Mercado Livre de Energia

O consumo de energia em Minas Gerais foi, pela primeira vez, maior no mercado livre do que no cativo. De acordo com a Associação Brasileira dos Comercializadores de Energia (Abraceel), a demanda do ACL foi de 51% do total. Minas Gerais é o segundo estado com maior consumo no ACL, atrás apenas do Pará, com 56%, estado que tem grandes projetos da indústria de alumínio.

Segundo a Abraceel, o estado deverá ver investimentos de mais de R$ 20 bilhões até 2025 na construção do parque gerador. Esse montante deve expandir a oferta em mais 5 GW. A fonte solar está à frente nesse projeto de crescimento e corresponderá a cerca de 92% da geração dos 5 GW. A maior parte, 93% desse parque, é destinada ao mercado livre, responsável por R$ 18 bilhões dos recursos investidos.

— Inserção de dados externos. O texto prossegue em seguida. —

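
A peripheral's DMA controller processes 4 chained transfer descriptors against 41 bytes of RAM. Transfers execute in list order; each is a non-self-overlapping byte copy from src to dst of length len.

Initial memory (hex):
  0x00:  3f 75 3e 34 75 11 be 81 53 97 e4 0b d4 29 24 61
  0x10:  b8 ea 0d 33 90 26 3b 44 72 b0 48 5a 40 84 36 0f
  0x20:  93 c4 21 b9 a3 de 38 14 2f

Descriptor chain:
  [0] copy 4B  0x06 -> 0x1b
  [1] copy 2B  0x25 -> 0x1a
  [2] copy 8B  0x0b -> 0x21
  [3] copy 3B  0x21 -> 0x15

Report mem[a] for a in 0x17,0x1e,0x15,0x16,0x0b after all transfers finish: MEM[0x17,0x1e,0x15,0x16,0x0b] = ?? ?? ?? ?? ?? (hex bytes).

D0: mem[0x1b..0x1e] <- [be 81 53 97]
D1: mem[0x1a..0x1b] <- [de 38]
D2: mem[0x21..0x28] <- [0b d4 29 24 61 b8 ea 0d]
D3: mem[0x15..0x17] <- [0b d4 29]
query mem[0x17]=0x29, mem[0x1e]=0x97, mem[0x15]=0x0b, mem[0x16]=0xd4, mem[0x0b]=0x0b

MEM[0x17,0x1e,0x15,0x16,0x0b] = 29 97 0b d4 0b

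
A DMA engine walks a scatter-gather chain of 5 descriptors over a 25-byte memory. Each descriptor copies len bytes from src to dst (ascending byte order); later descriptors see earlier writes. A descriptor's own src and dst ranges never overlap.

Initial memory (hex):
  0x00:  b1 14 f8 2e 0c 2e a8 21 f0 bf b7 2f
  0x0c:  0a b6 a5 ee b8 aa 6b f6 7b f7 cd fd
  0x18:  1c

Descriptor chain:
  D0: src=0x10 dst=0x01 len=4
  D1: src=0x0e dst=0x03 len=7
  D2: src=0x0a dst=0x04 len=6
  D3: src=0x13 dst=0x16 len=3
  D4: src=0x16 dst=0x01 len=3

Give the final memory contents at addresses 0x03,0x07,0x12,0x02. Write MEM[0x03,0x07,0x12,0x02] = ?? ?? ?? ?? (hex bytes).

  after D0: wrote 4B at 0x01 = b8aa6bf6
  after D1: wrote 7B at 0x03 = a5eeb8aa6bf67b
  after D2: wrote 6B at 0x04 = b72f0ab6a5ee
  after D3: wrote 3B at 0x16 = f67bf7
  after D4: wrote 3B at 0x01 = f67bf7
query mem[0x03]=0xf7, mem[0x07]=0xb6, mem[0x12]=0x6b, mem[0x02]=0x7b

MEM[0x03,0x07,0x12,0x02] = f7 b6 6b 7b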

São Paulo, Espírito Santo e Paraná têm um parque industrial mais diverso e ocupam a terceira colocação, com 36%. Bahia e Santa Catarina estão no quarto posto, com 34%. E, em quinto, o estado de Goiás, com 32%.

O Ranking Mundial de Liberdade Energética, produzido pela Abraceel, aponta que, entre as 56 maiores economias analisadas no mundo, o Brasil figura na 55ª posição. Caso o Projeto de Lei (PL) 414 avance, pode chegar à quarta posição, dando um importante passo na competitividade da economia, ficando atrás apenas do Japão (1º), Alemanha (2º) e Coréia do Sul (3º).

A entidade cita estudo da equipe de inteligência técnica do Centro de Liderança Pública (CLP), que aponta a possibilidade de injeção de R$ 11 bilhões até 2022 e aumento do PIB em até 0,5% até 2024 com o PL.